Continuous monitoring turns one-off pilots into living systems. Regular, data‑based checks watch an AI system’s accuracy, fairness, security, and day‑to‑day use. Dashboards, automatic alerts, and scheduled audits spot problems early, such as drift or misuse, so developers can update the model and schools can adjust teacher training.

By anchoring every rollout to these five principles and by tying each to empirical warning lights as well as success stories, education leaders can move beyond abstract “responsibility” toward concrete, testable practice.

Implications

A good practice would be for school districts and departments of education to start every large-scale AI rollout with pilot audits that use rapid-cycle evaluation tools to generate rapid-cycle evaluation tools to assess programs before a system is green-lit for wider purchase. These audits need a solid data-governance backbone: Departments could adopt clear disclosure, privacy, human-oversight, and accountability rules. Concretely, that means (i) registering every algorithm in a public inventory, (ii) requiring districts to keep versioned “decision logs” for at least five years, and (iii) tying contractual payments to documented evidence of student-learning or efficiency gains at each expansion stage.

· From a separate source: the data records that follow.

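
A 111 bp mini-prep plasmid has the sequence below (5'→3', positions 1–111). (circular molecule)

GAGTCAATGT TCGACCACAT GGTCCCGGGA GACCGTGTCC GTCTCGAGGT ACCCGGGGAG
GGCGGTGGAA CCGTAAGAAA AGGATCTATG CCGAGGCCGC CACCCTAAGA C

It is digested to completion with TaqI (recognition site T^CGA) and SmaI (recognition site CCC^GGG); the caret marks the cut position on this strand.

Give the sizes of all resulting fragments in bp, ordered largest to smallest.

68, 18, 15, 10 bp

TaqI sites (TCGA) start at positions 11, 44.
TaqI cuts after the first base of each site, so after positions 11, 44.
SmaI sites (CCCGGG) start at positions 24, 52.
SmaI cuts after base 3 of each site, so after positions 26, 54.
Combined cut positions: 11, 26, 44, 54.
Circular molecule, 4 cuts → 4 fragments:
  12–26 → 15 bp
  27–44 → 18 bp
  45–54 → 10 bp
  55–111 then 1–11 → 57 + 11 = 68 bp
Sorted largest to smallest: 68, 18, 15, 10 bp.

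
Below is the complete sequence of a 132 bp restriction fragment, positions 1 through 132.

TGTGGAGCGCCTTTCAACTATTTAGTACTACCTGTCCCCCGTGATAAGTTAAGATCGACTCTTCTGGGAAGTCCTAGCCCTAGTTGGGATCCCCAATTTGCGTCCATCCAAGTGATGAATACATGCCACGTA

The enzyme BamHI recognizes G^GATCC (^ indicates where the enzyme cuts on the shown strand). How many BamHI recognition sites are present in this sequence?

GGATCC occurs starting at position 87.
BamHI cuts at 1 site.

1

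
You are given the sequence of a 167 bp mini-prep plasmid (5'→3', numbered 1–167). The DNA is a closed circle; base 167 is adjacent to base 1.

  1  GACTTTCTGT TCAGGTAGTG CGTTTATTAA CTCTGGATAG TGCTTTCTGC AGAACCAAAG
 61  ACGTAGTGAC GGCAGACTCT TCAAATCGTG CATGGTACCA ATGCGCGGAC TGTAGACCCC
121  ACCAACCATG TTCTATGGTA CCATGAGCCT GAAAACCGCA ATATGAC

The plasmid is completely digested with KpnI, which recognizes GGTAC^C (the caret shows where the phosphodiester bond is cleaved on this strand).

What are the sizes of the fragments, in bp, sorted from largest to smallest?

KpnI sites (GGTACC) start at positions 94, 137.
KpnI cuts after base 5 of each site (before the last base), so after positions 98, 141.
Circular molecule, 2 cuts → 2 fragments:
  99–141 → 43 bp
  142–167 then 1–98 → 26 + 98 = 124 bp
Sorted largest to smallest: 124, 43 bp.

124, 43 bp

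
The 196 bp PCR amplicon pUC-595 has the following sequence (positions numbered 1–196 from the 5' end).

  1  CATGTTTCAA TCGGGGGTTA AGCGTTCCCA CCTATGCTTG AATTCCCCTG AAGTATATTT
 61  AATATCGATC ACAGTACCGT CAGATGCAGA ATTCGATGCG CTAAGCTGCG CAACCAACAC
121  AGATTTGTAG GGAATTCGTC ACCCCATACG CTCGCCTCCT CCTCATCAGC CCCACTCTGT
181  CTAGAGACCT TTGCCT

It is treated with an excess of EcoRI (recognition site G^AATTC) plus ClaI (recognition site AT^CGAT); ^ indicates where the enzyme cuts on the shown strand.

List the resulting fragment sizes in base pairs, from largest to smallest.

64, 43, 40, 25, 24 bp

EcoRI sites (GAATTC) start at positions 40, 89, 132.
EcoRI cuts after the first base of each site, so after positions 40, 89, 132.
The ClaI site (ATCGAT) starts at position 64.
ClaI cuts after base 2 of each site, so after position 65.
Combined cut positions: 40, 65, 89, 132.
Linear molecule, 4 cuts → 5 fragments:
  1–40 → 40 bp
  41–65 → 25 bp
  66–89 → 24 bp
  90–132 → 43 bp
  133–196 → 64 bp
Sorted largest to smallest: 64, 43, 40, 25, 24 bp.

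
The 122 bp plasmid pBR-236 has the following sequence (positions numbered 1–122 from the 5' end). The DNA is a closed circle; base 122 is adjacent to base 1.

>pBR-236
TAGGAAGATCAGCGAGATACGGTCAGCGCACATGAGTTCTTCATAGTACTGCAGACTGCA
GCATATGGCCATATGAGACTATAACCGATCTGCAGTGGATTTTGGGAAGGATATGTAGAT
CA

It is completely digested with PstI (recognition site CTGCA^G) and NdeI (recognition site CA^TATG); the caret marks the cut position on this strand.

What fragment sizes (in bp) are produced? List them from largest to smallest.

PstI sites (CTGCAG) start at positions 49, 56, 90.
PstI cuts after base 5 of each site (before the last base), so after positions 53, 60, 94.
NdeI sites (CATATG) start at positions 62, 70.
NdeI cuts after base 2 of each site, so after positions 63, 71.
Combined cut positions: 53, 60, 63, 71, 94.
Circular molecule, 5 cuts → 5 fragments:
  54–60 → 7 bp
  61–63 → 3 bp
  64–71 → 8 bp
  72–94 → 23 bp
  95–122 then 1–53 → 28 + 53 = 81 bp
Sorted largest to smallest: 81, 23, 8, 7, 3 bp.

81, 23, 8, 7, 3 bp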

Ed-tech vendors, for their part, can lower adoption friction by publishing “model cards”—succinct, structured summaries of training data, known biases, and performance limits—and by offering an open Application Programming Interface (API) sandbox where qualified third parties can test the algorithms with edge cases and look for potential issues before classroom use. University schools of education could embed mandatory AI-literacy and “critical-use” modules into pre-service coursework. Finally, researchers and philanthropic funders could pool resources to create a permanent test bed: A standing network of volunteer districts where rapid-cycle randomized control trials can vet new tools every term. A shared test bed would slash the transaction costs of high-quality evidence and ensure that scaling decisions keep pace with the technology itself.

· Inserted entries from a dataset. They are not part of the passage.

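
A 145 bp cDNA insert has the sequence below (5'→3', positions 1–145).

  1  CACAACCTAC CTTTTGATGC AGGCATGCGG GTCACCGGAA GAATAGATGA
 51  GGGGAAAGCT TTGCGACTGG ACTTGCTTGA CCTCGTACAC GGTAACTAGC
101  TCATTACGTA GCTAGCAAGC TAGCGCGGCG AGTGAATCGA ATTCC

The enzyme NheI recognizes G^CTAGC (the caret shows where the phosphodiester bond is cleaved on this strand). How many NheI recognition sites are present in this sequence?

2

GCTAGC occurs starting at positions 111, 119.
NheI cuts at 2 sites.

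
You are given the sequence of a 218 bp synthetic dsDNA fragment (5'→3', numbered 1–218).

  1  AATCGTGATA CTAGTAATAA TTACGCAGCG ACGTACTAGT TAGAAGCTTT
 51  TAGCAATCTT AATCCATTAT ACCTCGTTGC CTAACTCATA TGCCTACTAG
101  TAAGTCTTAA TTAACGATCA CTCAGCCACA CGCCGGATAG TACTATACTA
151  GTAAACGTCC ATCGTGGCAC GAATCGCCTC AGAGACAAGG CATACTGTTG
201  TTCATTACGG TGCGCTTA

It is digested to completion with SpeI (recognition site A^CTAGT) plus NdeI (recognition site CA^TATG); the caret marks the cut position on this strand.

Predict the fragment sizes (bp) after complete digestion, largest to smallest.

SpeI sites (ACTAGT) start at positions 10, 35, 96, 147.
SpeI cuts after the first base of each site, so after positions 10, 35, 96, 147.
The NdeI site (CATATG) starts at position 87.
NdeI cuts after base 2 of each site, so after position 88.
Combined cut positions: 10, 35, 88, 96, 147.
Linear molecule, 5 cuts → 6 fragments:
  1–10 → 10 bp
  11–35 → 25 bp
  36–88 → 53 bp
  89–96 → 8 bp
  97–147 → 51 bp
  148–218 → 71 bp
Sorted largest to smallest: 71, 53, 51, 25, 10, 8 bp.

71, 53, 51, 25, 10, 8 bp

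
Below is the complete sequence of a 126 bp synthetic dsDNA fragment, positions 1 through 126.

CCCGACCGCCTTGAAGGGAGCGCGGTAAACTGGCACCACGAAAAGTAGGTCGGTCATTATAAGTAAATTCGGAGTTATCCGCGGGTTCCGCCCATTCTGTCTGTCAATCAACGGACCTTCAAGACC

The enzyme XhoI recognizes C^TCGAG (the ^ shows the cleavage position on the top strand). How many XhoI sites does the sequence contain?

0

No occurrence of CTCGAG is present in the sequence.
XhoI does not cut: 0 sites.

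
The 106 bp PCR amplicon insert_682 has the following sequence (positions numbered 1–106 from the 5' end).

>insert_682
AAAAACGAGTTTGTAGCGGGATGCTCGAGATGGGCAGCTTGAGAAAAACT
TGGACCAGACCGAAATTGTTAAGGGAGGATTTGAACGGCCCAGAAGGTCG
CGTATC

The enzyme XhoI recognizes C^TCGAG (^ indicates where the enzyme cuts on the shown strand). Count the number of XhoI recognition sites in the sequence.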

A practical path begins with step-by-step pilots that run in low-stakes “sandbox” classrooms for one semester. District AI‐governance teams, working with vendor engineers, could document every decision and feed weekly logs to an independent evaluator—a university research center or trusted third party on retainer, for example. After an 8- to 12-week audit, tools that meet pre-registered learning-gain and equity benchmarks would advance to a limited-scale rollout (for instance, 5% of students) for the following semester, again under third-party review. Only after two successive positive evaluations would a system move to district-wide adoption, at which point responsibility shifts to the state department of education for annual algorithm audits and procurement renewals. A typical timeline would be 30 months from sandbox to scale: Semester 0 (readiness and teacher training), Semesters 1–2 (pilot and first audit), Semesters 3–4 (limited rollout and second audit), Year 3 onward (full deployment with continuous monitoring). This kind of structured, evidence-generating rollout would not only safeguard students and educators but also help the AI-in-education sector move beyond hype, sustaining investor confidence by demonstrating real-world effectiveness, something that may have been elusive during the post-COVID ed-tech boom and bust.

Conclusion

The speed at which generative AI is entering classrooms leaves little margin for error. Evidence from the latest experiments shows that well-governed systems can boost learning and narrow gaps, while poorly framed tools can entrench bias and erode trust. The stakes, economic and ethical, demand evidence-based, equity-first integration: transparent algorithms, accountable oversight, empowered educators, and relentless, data-driven evaluation. The opportunity is immense, but only if education leaders, vendors, funders, and researchers act now and together to make responsible AI the default, not the afterthought, of digital innovation in schools.